What have you learned, I am asked; or, Who do you think you are?
I have learned that from the same window, the landscape is always the same, even when it is different. For example, today, heavy frost sheens the branches of trees. Yesterday, they were leafed in ochre and gold.
The seasons are punctuated by construction work, sewers flooding over, the high tide rising, squabbles with the local government over the correct placement and reading of water meters.
Every summer, when tall ships sail into the harbor unfurling flags from different countries, my heart feels that familiar tugging, reminding me of all the times it wants to climb the rigging, all the times it refuses to budge from its crow’s nest.
Patience is not necessarily a virtue learned only through traditional monastic disciplines; one school of teaching conducts its lessons through customer service branches on the telephone. It doesn’t matter for which product— just hit the prompt for “customer service” or “service hotline.”
There are only so many trips one can make to the mall or to the craft shops, hunting for sales, before the price tag evaporates with the steam of adrenaline. The shelf life of products grows shorter by the season.
Half a bag of apples, a few carrots, and a knob of ginger will make juice for around three people.

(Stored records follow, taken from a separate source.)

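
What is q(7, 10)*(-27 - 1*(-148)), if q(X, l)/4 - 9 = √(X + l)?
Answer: 4356 + 484*√17 ≈ 6351.6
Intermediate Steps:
q(X, l) = 36 + 4*√(X + l)
q(7, 10)*(-27 - 1*(-148)) = (36 + 4*√(7 + 10))*(-27 - 1*(-148)) = (36 + 4*√17)*(-27 + 148) = (36 + 4*√17)*121 = 4356 + 484*√17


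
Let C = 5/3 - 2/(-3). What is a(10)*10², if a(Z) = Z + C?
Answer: 3700/3 ≈ 1233.3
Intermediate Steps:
C = 7/3 (C = 5*(⅓) - 2*(-⅓) = 5/3 + ⅔ = 7/3 ≈ 2.3333)
a(Z) = 7/3 + Z (a(Z) = Z + 7/3 = 7/3 + Z)
a(10)*10² = (7/3 + 10)*10² = (37/3)*100 = 3700/3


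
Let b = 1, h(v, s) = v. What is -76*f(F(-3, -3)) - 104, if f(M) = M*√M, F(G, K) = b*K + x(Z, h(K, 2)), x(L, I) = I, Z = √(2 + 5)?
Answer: -104 + 456*I*√6 ≈ -104.0 + 1117.0*I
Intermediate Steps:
Z = √7 ≈ 2.6458
F(G, K) = 2*K (F(G, K) = 1*K + K = K + K = 2*K)
f(M) = M^(3/2)
-76*f(F(-3, -3)) - 104 = -76*(-6*I*√6) - 104 = -(-456)*I*√6 - 104 = 456*I*√6 - 104 = -104 + 456*I*√6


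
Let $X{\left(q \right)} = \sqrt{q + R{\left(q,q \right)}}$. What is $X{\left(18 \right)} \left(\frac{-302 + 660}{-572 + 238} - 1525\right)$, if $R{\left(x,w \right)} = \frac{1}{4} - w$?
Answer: $- \frac{127427}{167} \approx -763.04$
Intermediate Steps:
$R{\left(x,w \right)} = \frac{1}{4} - w$
$X{\left(q \right)} = \frac{1}{2}$ ($X{\left(q \right)} = \sqrt{q - \left(- \frac{1}{4} + q\right)} = \sqrt{\frac{1}{4}} = \frac{1}{2}$)
$X{\left(18 \right)} \left(\frac{-302 + 660}{-572 + 238} - 1525\right) = \frac{\frac{-302 + 660}{-572 + 238} - 1525}{2} = \frac{\frac{358}{-334} - 1525}{2} = \frac{358 \left(- \frac{1}{334}\right) - 1525}{2} = \frac{- \frac{179}{167} - 1525}{2} = \frac{1}{2} \left(- \frac{254854}{167}\right) = - \frac{127427}{167}$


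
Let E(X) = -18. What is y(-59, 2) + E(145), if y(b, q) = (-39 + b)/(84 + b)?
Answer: -548/25 ≈ -21.920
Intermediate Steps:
y(b, q) = (-39 + b)/(84 + b)
y(-59, 2) + E(145) = (-39 - 59)/(84 - 59) - 18 = -98/25 - 18 = -548/25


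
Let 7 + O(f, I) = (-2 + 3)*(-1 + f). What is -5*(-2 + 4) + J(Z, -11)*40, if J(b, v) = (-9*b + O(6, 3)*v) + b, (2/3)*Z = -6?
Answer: 3750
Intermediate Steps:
O(f, I) = -8 + f (O(f, I) = -7 + (-2 + 3)*(-1 + f) = -7 + 1*(-1 + f) = -7 + (-1 + f) = -8 + f)
Z = -9 (Z = (3/2)*(-6) = -9)
J(b, v) = -8*b - 2*v (J(b, v) = (-9*b + (-8 + 6)*v) + b = (-9*b - 2*v) + b = -8*b - 2*v)
-5*(-2 + 4) + J(Z, -11)*40 = -5*(-2 + 4) + (-8*(-9) - 2*(-11))*40 = -5*2 + (72 + 22)*40 = -10 + 94*40 = -10 + 3760 = 3750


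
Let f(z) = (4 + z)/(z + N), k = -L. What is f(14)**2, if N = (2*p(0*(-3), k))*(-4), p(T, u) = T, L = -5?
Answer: 81/49 ≈ 1.6531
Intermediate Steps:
k = 5 (k = -1*(-5) = 5)
N = 0 (N = (2*(0*(-3)))*(-4) = (2*0)*(-4) = 0*(-4) = 0)
f(z) = (4 + z)/z (f(z) = (4 + z)/(z + 0) = (4 + z)/z)
f(14)**2 = ((4 + 14)/14)**2 = ((1/14)*18)**2 = (9/7)**2 = 81/49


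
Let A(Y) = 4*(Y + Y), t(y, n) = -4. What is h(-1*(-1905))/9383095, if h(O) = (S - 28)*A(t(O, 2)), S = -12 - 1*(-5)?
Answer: 224/1876619 ≈ 0.00011936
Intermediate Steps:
A(Y) = 8*Y (A(Y) = 4*(2*Y) = 8*Y)
S = -7 (S = -12 + 5 = -7)
h(O) = 1120 (h(O) = (-7 - 28)*(8*(-4)) = -35*(-32) = 1120)
h(-1*(-1905))/9383095 = 1120/9383095 = 1120*(1/9383095) = 224/1876619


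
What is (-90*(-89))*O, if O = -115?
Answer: -921150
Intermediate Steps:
(-90*(-89))*O = -90*(-89)*(-115) = 8010*(-115) = -921150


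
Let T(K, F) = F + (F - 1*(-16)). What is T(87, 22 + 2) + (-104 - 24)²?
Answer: 16448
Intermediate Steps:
T(K, F) = 16 + 2*F (T(K, F) = F + (F + 16) = F + (16 + F) = 16 + 2*F)
T(87, 22 + 2) + (-104 - 24)² = (16 + 2*(22 + 2)) + (-104 - 24)² = (16 + 2*24) + (-128)² = (16 + 48) + 16384 = 64 + 16384 = 16448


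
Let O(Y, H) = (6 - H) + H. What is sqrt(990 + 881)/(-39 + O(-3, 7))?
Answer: -sqrt(1871)/33 ≈ -1.3108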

Who do I think I am? I ask myself the same question over a hundred times a day. Sometimes I think I hear an answer, and then I realize the sound of voices has drifted in through the window from somewhere up the street.
One thing seems a little more certain now than it was before: I do not chafe so much at silence anymore; but still, I know to crave the sweet touch of a hand, the memory of lips and eyes.
In response to an entry from the Morning Porch.